The regular expression are based on the Java(TM) http://docs.oracle.com/javase/7/docs/api/java/util/regex/Pattern.html[Pattern],
and as such, they it is also possible to pass in flags that will determine how the compiled regular expression will work:
[source,js]
--------------------------------------------------
{
"aggs" : {
"tags" : {
"terms" : {
"field" : "tags",
"include" : {
"pattern" : ".*sport.*",
"flags" : "CANON_EQ|CASE_INSENSITIVE" <1>
},
"exclude" : {
"pattern" : "water_.*",
"flags" : "CANON_EQ|CASE_INSENSITIVE"
}
}
}
}
}
--------------------------------------------------
<1> the flags are concatenated using the `|` character as a separator
The possible flags that can be used are:
http://docs.oracle.com/javase/7/docs/api/java/util/regex/Pattern.html#CANON_EQ[`CANON_EQ`],
http://docs.oracle.com/javase/7/docs/api/java/util/regex/Pattern.html#CASE_INSENSITIVE[`CASE_INSENSITIVE`],
http://docs.oracle.com/javase/7/docs/api/java/util/regex/Pattern.html#COMMENTS[`COMMENTS`],
http://docs.oracle.com/javase/7/docs/api/java/util/regex/Pattern.html#DOTALL[`DOTALL`],
http://docs.oracle.com/javase/7/docs/api/java/util/regex/Pattern.html#LITERAL[`LITERAL`],
http://docs.oracle.com/javase/7/docs/api/java/util/regex/Pattern.html#MULTILINE[`MULTILINE`],
http://docs.oracle.com/javase/7/docs/api/java/util/regex/Pattern.html#UNICODE_CASE[`UNICODE_CASE`],
http://docs.oracle.com/javase/7/docs/api/java/util/regex/Pattern.html#UNICODE_CHARACTER_CLASS[`UNICODE_CHARACTER_CLASS`] and
http://docs.oracle.com/javase/7/docs/api/java/util/regex/Pattern.html#UNIX_LINES[`UNIX_LINES`]
==== Execution hint
There are two mechanisms by which terms aggregations can be executed: either by using field values directly in order to aggregate
data per-bucket (`map`), or by using ordinals of the field values instead of the values themselves (`ordinals`).

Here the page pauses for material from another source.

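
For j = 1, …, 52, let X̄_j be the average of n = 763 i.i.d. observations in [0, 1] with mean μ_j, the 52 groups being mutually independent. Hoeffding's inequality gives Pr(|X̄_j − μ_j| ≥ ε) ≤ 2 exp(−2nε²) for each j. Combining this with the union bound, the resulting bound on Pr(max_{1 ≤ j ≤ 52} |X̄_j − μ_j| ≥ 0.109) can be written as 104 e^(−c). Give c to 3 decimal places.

18.130

Union bound over the 52 events: Pr(max_{1 ≤ j ≤ 52} |X̄_j − μ_j| ≥ 0.109) ≤ 52·2·exp(−2nε²) = 104 exp(−2·763·0.109²).
So c = 2·763·0.109² = 18.1304.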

Although the
latter execution mode can be expected to be slightly faster, it is only available for use when the underlying data source exposes
those terms ordinals. Moreover, it may actually be slower if most field values are unique. Elasticsearch tries to have sensible
defaults when it comes to the execution mode that should be used, but in case you know that an execution mode may perform better
than the other one, you have the ability to provide Elasticsearch with a hint:
[source,js]
--------------------------------------------------
{
"aggs" : {
"tags" : {
"terms" : {
"field" : "tags",
"execution_hint": "map" <1>
}
}
}
}
--------------------------------------------------
<1> the possible values are `map` and `ordinals`
Please note that Elasticsearch will ignore this execution hint if it is not applicable.